Grantees were selected based on a various factors, including their focus on middle and high school girls and underrepresented groups in the STEM field, as well as innovative approaches to program expansion or new programming.
“During the next 16-plus years of our foundation’s spend down, we are looking to these organizations to not only equip young leaders for the STEM industry today, but to create pathways that will allow for success beyond our exit,” said Amber Slichta, vice president of programs. “There are obvious gaps that prevent underrepresented groups from pursuing STEM in their education, careers and training. Through this initiative, we hope to fill these gaps and better prepare the next generation’s workforce.”
The STEM 2035 cohort kick-off meeting is scheduled for Oct. 3-4 in Detroit. In addition to receiving funding for their programs, grantees will be a part of the STEM 2035 peer learning community. This group will receive training and technical assistance, try new evaluation tools and quality improvement strategies, collaborate, and learn together.

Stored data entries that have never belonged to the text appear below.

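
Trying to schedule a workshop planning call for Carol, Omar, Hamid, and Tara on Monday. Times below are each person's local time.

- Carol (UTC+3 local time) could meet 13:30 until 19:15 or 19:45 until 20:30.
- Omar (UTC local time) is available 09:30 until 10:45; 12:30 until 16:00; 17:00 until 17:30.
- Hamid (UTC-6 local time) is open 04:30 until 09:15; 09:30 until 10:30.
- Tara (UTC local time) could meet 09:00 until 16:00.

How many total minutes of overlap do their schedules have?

Carol in UTC: 10:30-16:15, 16:45-17:30 (subtract 3h to convert from UTC+3).
Omar in UTC: 09:30-10:45, 12:30-16:00, 17:00-17:30.
Hamid in UTC: 10:30-15:15, 15:30-16:30 (add 6h to convert from UTC-6).
Tara in UTC: 09:00-16:00.
Carol ∩ Omar: 10:30-10:45, 12:30-16:00, 17:00-17:30.
Carol ∩ Omar ∩ Hamid: 10:30-10:45, 12:30-15:15, 15:30-16:00.
Carol ∩ Omar ∩ Hamid ∩ Tara: 10:30-10:45, 12:30-15:15, 15:30-16:00.
Those are the intersection windows.
Summing the common windows: 15 + 165 + 30 = 210 minutes.

210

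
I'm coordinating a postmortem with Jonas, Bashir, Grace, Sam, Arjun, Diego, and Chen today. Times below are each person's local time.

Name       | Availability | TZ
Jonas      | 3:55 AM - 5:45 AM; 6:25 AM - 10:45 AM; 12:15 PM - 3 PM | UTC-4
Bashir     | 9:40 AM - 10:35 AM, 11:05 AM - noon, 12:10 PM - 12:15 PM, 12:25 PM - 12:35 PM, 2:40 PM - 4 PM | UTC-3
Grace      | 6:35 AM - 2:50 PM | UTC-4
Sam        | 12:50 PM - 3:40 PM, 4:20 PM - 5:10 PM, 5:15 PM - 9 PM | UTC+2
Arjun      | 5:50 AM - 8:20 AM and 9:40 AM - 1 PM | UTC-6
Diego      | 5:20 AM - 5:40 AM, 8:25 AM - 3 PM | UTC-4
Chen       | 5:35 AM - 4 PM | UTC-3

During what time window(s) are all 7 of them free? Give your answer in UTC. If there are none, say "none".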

The PEAR Institute at Harvard will provide technical assistance, program assessments and support for grantees in the cohort. Additional project partners include Equal Measure, which will serve as the cohort evaluator and provide insights into how the peer learning community contributes to quality improvement, knowledge exchange and better outcomes for youth.
“Young people have a bright future in STEM fields, but we have to rigorously support them to engage, gain knowledge and develop skills,” said Gil Noam, founder and director of The PEAR Institute. “Too many students lose interest right at the time when they should get excited and committed. The afterschool field has shown great potential to contribute to STEM learning in creative and hands-on ways. The Ralph Wilson Foundation’s STEM 2035 initiative is highly significant in providing very sizable grants, know-how and evidence and a cohort approach to training.”